By the third act, however, Macrinus is revealed as the true villain of the movie, who has been plotting to become emperor himself. In a monologue to Lucilla (Connie Nielsen), Macrinus reveals that he was once a slave of her father, Marcus Aurelius, but has since risen to the role of a wealthy man, second consul, and ultimately claimed the highest seat of power in Rome — which, by extension, makes him the most powerful man in the world. Improbable as it might sound, this isn’t far from the truth.
While certain corners of the internet groused about an African-American actor playing a Roman elite — let alone an emperor — there’s a slight issue with their outrage: Macrinus actually was African. He wasn’t even the first African Roman emperor (that would be Geta and Caracalla’s father, Septimius Severus). The gold earrings that Washington wears in “Gladiator II” aren’t just Hollywood embellishment, but were a traditional piercing for the Berber people of North Africa.
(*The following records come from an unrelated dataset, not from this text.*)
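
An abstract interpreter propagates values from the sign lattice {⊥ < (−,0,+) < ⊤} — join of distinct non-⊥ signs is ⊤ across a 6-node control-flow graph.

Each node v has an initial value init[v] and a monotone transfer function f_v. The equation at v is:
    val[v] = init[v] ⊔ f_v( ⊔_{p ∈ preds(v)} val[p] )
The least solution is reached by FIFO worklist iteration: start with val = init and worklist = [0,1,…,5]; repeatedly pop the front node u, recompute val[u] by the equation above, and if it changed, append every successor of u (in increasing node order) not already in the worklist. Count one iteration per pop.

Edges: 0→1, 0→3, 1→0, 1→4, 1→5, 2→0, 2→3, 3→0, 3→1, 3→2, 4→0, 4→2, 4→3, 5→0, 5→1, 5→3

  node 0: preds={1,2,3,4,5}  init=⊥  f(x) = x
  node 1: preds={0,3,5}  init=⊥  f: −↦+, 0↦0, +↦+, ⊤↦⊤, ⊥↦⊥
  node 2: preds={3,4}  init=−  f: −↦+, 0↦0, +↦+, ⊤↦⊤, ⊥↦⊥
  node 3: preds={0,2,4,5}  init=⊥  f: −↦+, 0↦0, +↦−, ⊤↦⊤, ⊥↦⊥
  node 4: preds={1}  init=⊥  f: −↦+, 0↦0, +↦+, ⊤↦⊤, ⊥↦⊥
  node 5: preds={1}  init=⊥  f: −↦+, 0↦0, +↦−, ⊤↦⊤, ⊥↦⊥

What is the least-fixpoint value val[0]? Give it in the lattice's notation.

Trace (17 dequeues):
  [1] u=0 | in − | out − | prev ⊥ | push {}
  [2] u=1 | in − | out + | prev ⊥ | push {0}
  [3] u=2 | in ⊥ | out − | ==
  [4] u=3 | in − | out + | prev ⊥ | push {1,2}
  [5] u=4 | in + | out + | prev ⊥ | push {3}
  [6] u=5 | in + | out − | prev ⊥ | push {}
  [7] u=0 | in ⊤ | out ⊤ | prev − | push {}
  [8] u=1 | in ⊤ | out ⊤ | prev + | push {0,4,5}
  [9] u=2 | in + | out ⊤ | prev − | push {}
  [10] u=3 | in ⊤ | out ⊤ | prev + | push {1,2}
  [11] u=0 | in ⊤ | out ⊤ | ==
  [12] u=4 | in ⊤ | out ⊤ | prev + | push {0,3}
  [13] u=5 | in ⊤ | out ⊤ | prev − | push {}
  [14] u=1 | in ⊤ | out ⊤ | ==
  [15] u=2 | in ⊤ | out ⊤ | ==
  [16] u=0 | in ⊤ | out ⊤ | ==
  [17] u=3 | in ⊤ | out ⊤ | ==

Converged values:
  [0] ⊤
  [1] ⊤
  [2] ⊤
  [3] ⊤
  [4] ⊤
  [5] ⊤

⊤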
A bust of the real Macrinus in Rome’s Hall of the Emperors sports similar earrings. He was never a slave, but he was the first ever member of the equestrian class (roughly equivalent to knights in medieval Europe) to become emperor of Rome — and that was controversial at the time.
According to historian Edward Gibbon, Macrinus was a man of “crafty ambition” who used his business savvy to raised himself to a high position in Caracalla’s court. After finding out that he’d somehow ended up on the emperor’s hit list, Macrinus persuaded a soldier with a grudge against Caracalla to stab him in the back while he “had stopped on the road for some necessary caution” (that’s historian for “pee break”).
Macrinus is the final villain of “Gladiator II,” but history remembers him more fondly, as the man who finally brought an end to Caracalla’s reign of blood and terror. Gibbon wrote that, upon learning of the former emperor’s death, the Roman senate initially “exulted in their unexpected deliverance from a hated tyrant.” However, they were not happy about Macrinus being chosen as the new emperor by the army instead of the senate, especially since he was not himself a senator. He ruled for little more than a year before being assassinated and replaced with Geta and Caracalla’s cousin, Elagabalus.